- Ixhuatlán del Sureste Location of Ixhuatlán del Sureste in Mexico
- Coordinates: 18°01′01″N 94°22′48″W﻿ / ﻿18.017°N 94.38°W
- Country: Mexico
- State: Veracruz
- Established: 1831

Government
- • Municipal president: Samuel Hernandez Cruz

Area
- • Total: 276.37 km^{2} (106.71 sq mi)

Population (2005)
- • Total: 14,015
- • Density: 50.711/km^{2} (131.34/sq mi)
- Time zone: UTC-6 (CST)
- Website: ixhuatlandelsureste.gob.mx

= Ixhuatlán del Sureste =

Ixhuatlán del Sureste is a municipality in the Mexican state of Veracruz. It is located in the south-east zone of Veracruz, about 320 km from Xalapa, the state capital. The total area of the municipality is 276.37 sqkm.

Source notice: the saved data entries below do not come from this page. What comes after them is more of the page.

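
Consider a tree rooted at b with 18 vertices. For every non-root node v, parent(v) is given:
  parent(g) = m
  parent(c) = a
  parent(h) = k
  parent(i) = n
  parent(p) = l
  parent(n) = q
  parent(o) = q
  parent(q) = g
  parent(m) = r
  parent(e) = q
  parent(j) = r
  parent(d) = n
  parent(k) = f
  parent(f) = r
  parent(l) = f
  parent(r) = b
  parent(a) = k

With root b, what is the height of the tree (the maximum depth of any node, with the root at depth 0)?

6

A deepest node is d, reached by b → r → m → g → q → n → d.
That path has 6 edges, so the height is 6.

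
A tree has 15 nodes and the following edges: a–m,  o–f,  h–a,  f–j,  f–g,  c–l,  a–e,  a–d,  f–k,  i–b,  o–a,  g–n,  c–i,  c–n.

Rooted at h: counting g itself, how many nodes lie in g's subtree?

6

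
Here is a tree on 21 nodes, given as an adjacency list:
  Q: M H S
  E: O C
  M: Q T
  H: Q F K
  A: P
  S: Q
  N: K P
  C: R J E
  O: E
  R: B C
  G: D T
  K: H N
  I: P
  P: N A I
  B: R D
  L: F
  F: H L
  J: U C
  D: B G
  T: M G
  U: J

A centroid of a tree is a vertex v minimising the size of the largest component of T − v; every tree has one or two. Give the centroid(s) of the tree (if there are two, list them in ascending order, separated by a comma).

Removing M splits the tree into components of sizes 10, 10; the largest is 10 ≤ ⌊21/2⌋ = 10.
Every other node leaves some component of size > 10, so the centroid is unique.

M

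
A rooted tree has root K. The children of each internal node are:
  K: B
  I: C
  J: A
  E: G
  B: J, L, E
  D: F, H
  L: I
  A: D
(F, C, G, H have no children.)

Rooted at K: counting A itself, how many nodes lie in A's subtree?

A's subtree: {A, D, H, F}, size 4.

4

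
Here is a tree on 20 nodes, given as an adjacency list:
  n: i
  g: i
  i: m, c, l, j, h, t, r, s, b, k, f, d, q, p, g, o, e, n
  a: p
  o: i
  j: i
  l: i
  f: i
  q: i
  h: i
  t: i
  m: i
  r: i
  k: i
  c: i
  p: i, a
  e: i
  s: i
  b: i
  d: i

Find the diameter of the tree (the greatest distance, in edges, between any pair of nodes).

Starting from a, a farthest node is n at distance 3.
One longest path: a–p–i–n.
So the diameter is 3.

3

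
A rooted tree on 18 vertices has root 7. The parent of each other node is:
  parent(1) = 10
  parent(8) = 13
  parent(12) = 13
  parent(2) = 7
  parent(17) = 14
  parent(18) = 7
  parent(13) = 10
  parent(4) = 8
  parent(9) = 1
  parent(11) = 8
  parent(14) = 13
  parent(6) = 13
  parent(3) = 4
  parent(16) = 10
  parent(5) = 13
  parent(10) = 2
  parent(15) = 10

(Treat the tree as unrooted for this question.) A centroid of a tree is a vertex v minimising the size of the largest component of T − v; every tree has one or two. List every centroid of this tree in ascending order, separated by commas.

13

Removing 13 splits the tree into components of sizes 8, 4, 2, 1, 1, 1; the largest is 8 ≤ ⌊18/2⌋ = 9.
No neighbour of 13 does as well, so 13 is the unique centroid.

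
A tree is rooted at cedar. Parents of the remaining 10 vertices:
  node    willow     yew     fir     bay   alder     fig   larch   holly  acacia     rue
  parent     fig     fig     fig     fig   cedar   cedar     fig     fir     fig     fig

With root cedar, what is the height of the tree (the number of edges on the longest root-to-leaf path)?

3

The longest root-to-leaf path is cedar → fig → fir → holly (3 edges).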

The municipality is delimited to the north by Coatzacoalcos, to the east and south by Moloacán, to the south-west by Minatitlán.

The weather tends to be warm year-round with rains in summer and autumn. The chief agricultural products are maize, beans, rice and oranges.

In August there is a celebration in honor of Saint Christopher, the town's patron saint.